Plan to convert former Dales school for tourism venture wins backing

Arkengarthdale C of E School after its closure.

The final chapter of a saga over an Dales school building which was made an assett of community value appears to be drawing near as a proposal to convert it into tourist accommodation has won the backing of planners.

Martin and Sue Stephenson’s ambition to convert the former Arkengarthdale Primary School into a base for their Inside Out Yorkshire guided walks and activity weekends venture will be considered by the Yorkshire Dales National Park Authority on Tuesday.

The school, near Langthwaite, which had served the Upper Dales area for 360 years, closed in 2019 after pupil numbers dwindled.

When attempts to use the site to bolster the scant affordable housing stock in the area failed due to funding issues, the Arkengarthdale School Building Community Group, supported by Arkengarthdale Parish Council, had the site registered as an Asset of Community Value.

The move triggered a six-month moratorium that restricted the building to community uses, but the community group was unable to raise the funds needed to buy the building by the deadline, so the Church of England school sold the school to the couple for £185,000.

In planning papers lodged with the authority, the couple state their business would work alongside other activity providers, to offer a wide range of activities, including yoga, kayaking and mountain biking.

The documents state: “Business will be generated for local accommodation providers and pubs and there will be employment opportunities for local service providers, including cleaners, activity instructors and guides.

“The business model requires guest accommodation and studio/classroom space for activities which include small group yoga and navigation classes.”

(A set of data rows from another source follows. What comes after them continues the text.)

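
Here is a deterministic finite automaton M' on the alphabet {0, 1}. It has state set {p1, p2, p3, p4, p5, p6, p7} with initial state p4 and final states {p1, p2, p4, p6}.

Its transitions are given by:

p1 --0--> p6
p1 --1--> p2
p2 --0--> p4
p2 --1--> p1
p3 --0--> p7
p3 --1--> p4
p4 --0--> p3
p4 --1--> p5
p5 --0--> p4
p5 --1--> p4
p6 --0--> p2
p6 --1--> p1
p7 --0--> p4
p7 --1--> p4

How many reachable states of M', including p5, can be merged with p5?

2

Reachable states from the start: {p3,p4,p5,p7}. Unreachable: {p1,p2,p6} — drop them.
Initial partition by acceptance: {p4} | {p3,p5,p7}.
On input 0, block {p3,p5,p7} splits into {p5,p7} and {p3}.
Stable partition: {p4} | {p5,p7} | {p3} — 3 equivalence classes.
The equivalence class containing p5 is {p5,p7}, of size 2.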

Park authority officers said for planning purposes, the former school would remain classed as a community facility until a permission was implemented for another authorised use.

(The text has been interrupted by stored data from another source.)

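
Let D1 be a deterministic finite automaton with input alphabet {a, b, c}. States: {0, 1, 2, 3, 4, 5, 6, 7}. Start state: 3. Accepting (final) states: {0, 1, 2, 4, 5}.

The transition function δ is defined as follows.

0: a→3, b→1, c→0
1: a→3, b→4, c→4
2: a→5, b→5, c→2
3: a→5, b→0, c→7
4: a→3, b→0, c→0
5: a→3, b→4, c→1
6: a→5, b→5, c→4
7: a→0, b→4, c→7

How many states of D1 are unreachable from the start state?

No path from 3 leads to 2, 6; the other 6 states are all reachable.

2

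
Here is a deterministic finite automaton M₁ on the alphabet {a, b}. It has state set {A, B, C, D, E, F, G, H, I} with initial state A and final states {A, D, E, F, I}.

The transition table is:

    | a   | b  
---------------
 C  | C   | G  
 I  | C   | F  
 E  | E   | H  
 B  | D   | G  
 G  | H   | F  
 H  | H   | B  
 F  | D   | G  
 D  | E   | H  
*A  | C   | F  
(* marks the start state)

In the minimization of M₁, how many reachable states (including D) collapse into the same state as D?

2

Reachable states from the start: {A,B,C,D,E,F,G,H}. Unreachable: {I} — drop them.
P0 = {A,D,E,F} | {B,C,G,H}.
On input a, block {A,D,E,F} splits into {D,E,F} and {A}.
On input a, block {B,C,G,H} splits into {C,G,H} and {B}.
On input b, block {C,G,H} splits into {C} and {G} and {H}.
On input b, block {D,E,F} splits into {D,E} and {F}.
The partition is now stable with 7 blocks: {D,E} | {C} | {A} | {B} | {G} | {H} | {F}.
The equivalence class containing D is {D,E}, of size 2.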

They have advised alternative developments should not be permitted unless it can be demonstrated the land or building could not fulfil, or is not needed for, an alternative community use.

Officers said while objections, including one from The Upper Dales Community Land Trust, had been made over the loss of registered Asset of Community Value, the moratorium period had passed without it being shown that there was sufficient need for it to be retained as a community building.

The officers’ report states the creation of a local needs dwelling for a family living and working in the dale the business would help visitors enjoy the special qualities of the national park.

Recommending the plan be granted consent, the report states: “It would bring in couples, families and small groups who would enjoy activities in the local countryside and onsite.

“This would generate local employment and support businesses in the area that provide accommodation and the means to undertake outdoor activities.

“The proposal would see the redundant buildings given a residential and business use.”